Reducing HAIs and HACs is a Personal Mission for Vitalacy
Finding solutions to these problems is very personal for Vitalacy Chairman and CEO Bahram Nour-Omid, who has lost family members to HAIs. The issue of HAIs was first brought to Bahram’s attention when his wife experienced the death of her father due to hospital-acquired pneumonia when he was admitted for kidney stone treatment. Some time later, he met Nancy Conrad, the wife of astronaut Pete Conrad, who was the third man on the moon and who went into space four times – on Gemini 5 and 11, Apollo 12 and Skylab. “He was obviously, by any standards, a courageous man, a risk taker, someone who could calculate risks,” Bahram stated.
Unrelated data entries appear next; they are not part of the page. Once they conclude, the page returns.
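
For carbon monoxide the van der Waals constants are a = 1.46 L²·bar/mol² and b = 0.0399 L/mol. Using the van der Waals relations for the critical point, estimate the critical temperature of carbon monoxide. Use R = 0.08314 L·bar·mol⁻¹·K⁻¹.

T_c ≈ 130.4 K

For a van der Waals gas, T_c = 8a/(27Rb).
T_c = 8×1.46/(27×0.08314×0.0399) = 11.680/0.089567 = 130.4 K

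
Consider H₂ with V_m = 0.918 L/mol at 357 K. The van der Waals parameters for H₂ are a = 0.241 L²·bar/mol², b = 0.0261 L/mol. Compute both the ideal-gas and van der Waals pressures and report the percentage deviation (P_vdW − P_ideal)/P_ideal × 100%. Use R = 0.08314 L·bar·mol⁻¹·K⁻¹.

2.04 %

Ideal: P_ideal = RT/V_m = (0.08314)(357)/0.918 = 32.3322 bar
vdW: P = RT/(V_m − b) − a/V_m² = 29.6810/0.891900 − 0.241/0.842724 = 33.2784 − 0.285977 = 32.9924 bar
% deviation = (32.9924 − 32.3322)/32.3322 × 100% = 2.04%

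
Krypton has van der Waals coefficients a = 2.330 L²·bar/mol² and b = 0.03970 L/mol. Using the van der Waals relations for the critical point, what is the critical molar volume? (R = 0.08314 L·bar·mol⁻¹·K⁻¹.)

For a van der Waals gas, V_m,c = 3b.
V_m,c = 3×0.03970 = 0.1191 L/mol

V_m,c ≈ 0.1191 L/mol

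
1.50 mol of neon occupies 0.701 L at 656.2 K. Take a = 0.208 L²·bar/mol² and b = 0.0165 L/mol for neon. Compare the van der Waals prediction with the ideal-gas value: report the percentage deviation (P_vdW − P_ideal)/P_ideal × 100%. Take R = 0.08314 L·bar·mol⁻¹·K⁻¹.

2.84 %

Ideal: P_ideal = nRT/V = (1.50)(0.08314)(656.2)/0.701 = 116.740 bar
vdW: P = nRT/(V − nb) − a n²/V² = 81.8347/0.676250 − 0.468000/0.491401 = 121.012 − 0.952379 = 120.060 bar
% deviation = (120.060 − 116.740)/116.740 × 100% = 2.84%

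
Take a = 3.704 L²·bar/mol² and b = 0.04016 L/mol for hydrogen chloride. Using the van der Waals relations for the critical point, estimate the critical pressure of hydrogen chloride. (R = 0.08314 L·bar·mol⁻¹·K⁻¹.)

P_c ≈ 85.06 bar

For a van der Waals gas, P_c = a/(27b²).
P_c = 3.704/(27×(0.04016)²) = 3.704/0.043546 = 85.06 bar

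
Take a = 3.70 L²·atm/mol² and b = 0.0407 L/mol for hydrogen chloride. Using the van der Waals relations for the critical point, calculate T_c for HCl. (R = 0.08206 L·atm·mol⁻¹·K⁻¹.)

For a van der Waals gas, T_c = 8a/(27Rb).
T_c = 8×3.70/(27×0.08206×0.0407) = 29.600/0.090176 = 328.2 K

T_c ≈ 328.2 K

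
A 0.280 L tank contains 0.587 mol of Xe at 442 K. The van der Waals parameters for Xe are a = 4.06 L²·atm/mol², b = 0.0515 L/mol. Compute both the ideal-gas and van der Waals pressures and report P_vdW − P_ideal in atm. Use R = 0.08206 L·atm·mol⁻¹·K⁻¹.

ΔP ≈ -8.641 atm

Ideal: P_ideal = nRT/V = (0.587)(0.08206)(442)/0.280 = 76.0386 atm
vdW: P = nRT/(V − nb) − a n²/V² = 21.2908/0.249770 − 1.39895/0.0784000 = 85.2416 − 17.8438 = 67.3978 atm
ΔP = 67.3978 − 76.0386 = -8.641 atm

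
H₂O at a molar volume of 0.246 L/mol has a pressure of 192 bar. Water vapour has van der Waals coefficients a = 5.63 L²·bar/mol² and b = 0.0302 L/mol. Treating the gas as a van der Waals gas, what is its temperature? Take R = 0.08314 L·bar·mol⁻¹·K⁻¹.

T ≈ 739.8 K

T = (P + a/V_m²)(V_m − b)/R
P + a/V_m² = 192 + 5.63/(0.246)² = 285.03 bar
V_m − b = 0.246 − 0.0302 = 0.21580 L/mol
T = (285.03)(0.21580)/0.08314 = 739.8 K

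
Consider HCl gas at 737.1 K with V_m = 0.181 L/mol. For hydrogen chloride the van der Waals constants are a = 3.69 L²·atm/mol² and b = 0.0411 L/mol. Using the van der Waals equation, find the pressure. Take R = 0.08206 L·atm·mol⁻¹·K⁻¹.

P ≈ 319.7 atm

P = RT/(V_m − b) − a/V_m²
RT/(V_m − b) = (0.08206)(737.1)/(0.181 − 0.0411) = 60.486/0.13990 = 432.35 atm
a/V_m² = 3.69/(0.181)² = 112.63 atm
P = 432.35 − 112.63 = 319.7 atm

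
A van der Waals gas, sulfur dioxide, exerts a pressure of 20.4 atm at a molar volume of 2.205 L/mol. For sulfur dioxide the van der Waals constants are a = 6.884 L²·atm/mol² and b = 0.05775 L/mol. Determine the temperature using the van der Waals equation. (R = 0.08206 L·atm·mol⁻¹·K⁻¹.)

T ≈ 570.9 K

T = (P + a/V_m²)(V_m − b)/R
P + a/V_m² = 20.4 + 6.884/(2.205)² = 21.816 atm
V_m − b = 2.205 − 0.05775 = 2.1473 L/mol
T = (21.816)(2.1473)/0.08206 = 570.9 K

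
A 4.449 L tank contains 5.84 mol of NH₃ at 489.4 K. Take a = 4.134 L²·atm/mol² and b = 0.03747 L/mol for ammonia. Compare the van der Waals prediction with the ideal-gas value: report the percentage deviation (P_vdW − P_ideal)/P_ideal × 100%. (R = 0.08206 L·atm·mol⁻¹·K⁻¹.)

-8.34 %

Ideal: P_ideal = nRT/V = (5.84)(0.08206)(489.4)/4.449 = 52.7164 atm
vdW: P = nRT/(V − nb) − a n²/V² = 234.535/4.23018 − 140.993/19.7936 = 55.4433 − 7.12316 = 48.3201 atm
% deviation = (48.3201 − 52.7164)/52.7164 × 100% = -8.34%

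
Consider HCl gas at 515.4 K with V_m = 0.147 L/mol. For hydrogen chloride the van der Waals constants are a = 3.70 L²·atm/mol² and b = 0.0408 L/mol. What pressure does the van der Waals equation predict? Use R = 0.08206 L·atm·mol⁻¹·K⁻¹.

P = RT/(V_m − b) − a/V_m²
RT/(V_m − b) = (0.08206)(515.4)/(0.147 − 0.0408) = 42.294/0.10620 = 398.25 atm
a/V_m² = 3.70/(0.147)² = 171.22 atm
P = 398.25 − 171.22 = 227.0 atm

P ≈ 227.0 atm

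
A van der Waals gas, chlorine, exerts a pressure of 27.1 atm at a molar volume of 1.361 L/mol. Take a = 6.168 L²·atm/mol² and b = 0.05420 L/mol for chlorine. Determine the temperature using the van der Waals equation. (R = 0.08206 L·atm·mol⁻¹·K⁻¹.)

T ≈ 484.6 K

T = (P + a/V_m²)(V_m − b)/R
P + a/V_m² = 27.1 + 6.168/(1.361)² = 30.430 atm
V_m − b = 1.361 − 0.05420 = 1.3068 L/mol
T = (30.430)(1.3068)/0.08206 = 484.6 K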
Nancy told him how one day, Conrad hurt himself in a motorcycle accident, and even though his injuries were not serious, he died soon afterwards of a hospital-acquired condition.
“We are able to send a man to the moon, yet somehow not able to control infections in hospitals,” Bahram remembers thinking at the time. More recently, the HAI problem hit closer to home for Bahram, when his mother passed away from an infection after a brain operation. “This problem was hitting me from so many directions. That’s what inspired me to step in and try to solve the problem.” A long-time technology entrepreneur, he invested his own money to found Vitalacy, a company that’s dedicated to finding patient safety improvement solutions targeting healthcare-acquired conditions.
Vitalacy continually fine tunes its public narrative. The company discovered that the Institute for Healthcare Improvement, in its 2018 monograph about behavior change in the healthcare environment, wrote: “…to reach a higher level of performance and reliability, improvement teams and healthcare organizations will need to create the conditions for people to advance and sustain improvement.”
This statement provides a succinct and accurate description of the core beliefs of the Vitalacy team. We are in the business of providing the data that affects change.